Sobrepor o interesse privado aos da sociedade implica capturar o sistema democrático integralmente para esse fim.
Era esse o objetivo dos candidatos conservadores derrotados em outubro.
Não era apenas uma disputa presidencial. Mas um capítulo do embate inconcluso pelo comando do desenvolvimento brasileiro.
Daí a ilusão de se supor que concessões pontuais vão saciar o agendamento derrotado nas urnas.
Não será a adoção homeopática de sua farmacopeia que o fará recuar.
O discernimento daquilo pelo que se luta, e contra quem se travará a batalha dos próximos dias e noites, é crucial para os interesses populares afrontarem a avalanche em curso.
Essa é uma batalha entre a democracia social e as forças regressivas que se insurgiram contra a sua construção em 32, 54, 64, 2005, 2006, 2010 e 2014.

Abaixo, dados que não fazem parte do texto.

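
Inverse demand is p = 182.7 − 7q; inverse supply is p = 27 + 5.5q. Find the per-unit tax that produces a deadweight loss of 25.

Competitive equilibrium: 182.7 − 7q = 27 + 5.5q → q* = 12.456, p* = 95.508.
A tax t gives Δq = t/12.5 and wedge t, so DWL = t²/25.
t²/25 = 25 → t² = 625 → t = 25.

25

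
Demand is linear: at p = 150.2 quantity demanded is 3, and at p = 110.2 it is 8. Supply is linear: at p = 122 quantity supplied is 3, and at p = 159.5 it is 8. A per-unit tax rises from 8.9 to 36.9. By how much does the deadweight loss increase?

Demand slope = (110.2 − 150.2)/(8 − 3) = −8, so p = 174.2 − 8q.
Supply slope = (159.5 − 122)/(8 − 3) = 7.5, so p = 99.5 + 7.5q.
Competitive equilibrium: 174.2 − 8q = 99.5 + 7.5q → q* = 4.8194, p* = 135.6452.
For a per-unit tax t: Δq = t/15.5, so DWL = ½·t·(t/15.5) = t²/31.
At t = 8.9: DWL = 2.555. At t = 36.9: DWL = 43.923.
Increase = 43.923 − 2.555 = 41.37.

41.37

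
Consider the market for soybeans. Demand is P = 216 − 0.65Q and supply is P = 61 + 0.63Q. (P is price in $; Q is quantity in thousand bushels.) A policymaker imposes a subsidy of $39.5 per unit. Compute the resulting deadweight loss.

$609.47 thousand

Competitive equilibrium: 216 − 0.65Q = 61 + 0.63Q → Q* = 121.0938, P* = 137.2891.
The subsidy lowers effective supply by 39.5: P = 21.5 + 0.63Q.
New quantity: 216 − 0.65Q = 21.5 + 0.63Q → Q' = 151.9531.
Overproduction ΔQ = 151.9531 − 121.0938 = 30.8593; wedge = subsidy = 39.5.
The triangle = ½ × 30.8593 × 39.5 = $609.47 thousand.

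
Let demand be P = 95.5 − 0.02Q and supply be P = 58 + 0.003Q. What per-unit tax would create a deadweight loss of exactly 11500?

Competitive equilibrium: 95.5 − 0.02Q = 58 + 0.003Q → Q* = 1630.4348, P* = 62.8913.
A tax t gives ΔQ = t/0.023 and wedge t, so DWL = t²/0.046.
t²/0.046 = 11500 → t² = 529 → t = 23.

23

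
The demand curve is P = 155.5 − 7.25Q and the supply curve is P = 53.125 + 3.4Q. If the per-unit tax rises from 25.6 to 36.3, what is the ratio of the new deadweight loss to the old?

2.011

Competitive equilibrium: 155.5 − 7.25Q = 53.125 + 3.4Q → Q* = 9.6127, P* = 85.8081.
For a per-unit tax t: ΔQ = t/10.65, so DWL = ½·t·(t/10.65) = t²/21.3.
At t = 25.6: DWL = 30.768. At t = 36.3: DWL = 61.863.
Ratio = (36.3/25.6)² = 2.011.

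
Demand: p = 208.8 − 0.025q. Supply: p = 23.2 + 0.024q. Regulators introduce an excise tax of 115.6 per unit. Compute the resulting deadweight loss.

136360.82

Competitive equilibrium: 208.8 − 0.025q = 23.2 + 0.024q → q* = 3787.7551, p* = 114.1061.
With the tax, the buyer price exceeds the seller price by 115.6: (208.8 − 0.025q) − (23.2 + 0.024q) = 115.6 → q' = 1428.5714.
Δq = 3787.7551 − 1428.5714 = 2359.1837; the wedge equals the tax, 115.6.
Welfare loss = ½ × 2359.1837 × 115.6 = 136360.82.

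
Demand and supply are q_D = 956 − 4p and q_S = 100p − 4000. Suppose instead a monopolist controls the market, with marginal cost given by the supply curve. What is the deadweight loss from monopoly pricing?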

Tornar esse divisor visível aos olhos da população requer um símbolo de magnetismo equivalente à dimensão das tarefas que essa agenda encerra em termos de organização e repactuação do país com o seu desenvolvimento.
Requer o nascimento de uma frente de esquerda que, à semelhança do ‘Podemos’, na Espanha, guarde incontrastável vinculação com as urgências populares. Mas também encerre um denso discernimento das contingencias globais, que não podem ser abduzidas pelo imediatismo corporativista.
Embora o martelete midiático tenha disseminado a bandeira do antipetismo bélico, a ponto de hoje contagiar setores amplos da classe média, o fato é que esse trunfo conservador ainda não reúne a energia necessária para inaugurar uma nova ordem.
O pântano, por enquanto, o satisfaz.
Ele desarma a sociedade e exaspera a cidadania.
Dissemina um sentimento de impotência diante das urgências de uma transição de ciclo econômico marcada por uma correlação de forças instável, desprovida de aderência institucional , ademais de submetida à determinação de um capitalismo global avesso a qualquer outro ordenamento que não o vale tudo dos mercados.
A força e o consentimento necessários para conduzir esse ciclo em uma chave que não seja a do arrocho requisitam o salto de articulação social que agora se ensaia.
O caminho oposto é o da treva.
A regressividade conservadora predominante na Itália após o ‘Mãos Limpas’, nos anos 90, não é uma miragem; é um risco real em sociedades desprovidas de representação política forte e organização social mobilizada (leia ‘Mãos Limpas; e depois, Berlusconi?’; nesta pág).
Lá como aqui o lubrificante do retrocesso foi a prostração progressista e a incapacidade da esquerda e dos democratas de construir um repto histórico de esperança para engajar a sociedade no comando do seu destino.
A gravidade dos desafios embutidos no calendário de 2015 é de ordem equivalente.
Saber onde estão as respostas e reunir a energia política capaz de validá-las é trunfo valioso.
É esse o significado encorajador da nascente frente de esquerda dos movimentos sociais e da usina de intelectuais cidadãos reunidos no Fórum 21.
São sinais de um aggiornamento em curso na vida política nacional.
Mas que já extrapolam a mera formalidade da travessia gregoriana, para emprestar a 2015 a dimensão e o desassombro de uma verdadeira renovação histórica.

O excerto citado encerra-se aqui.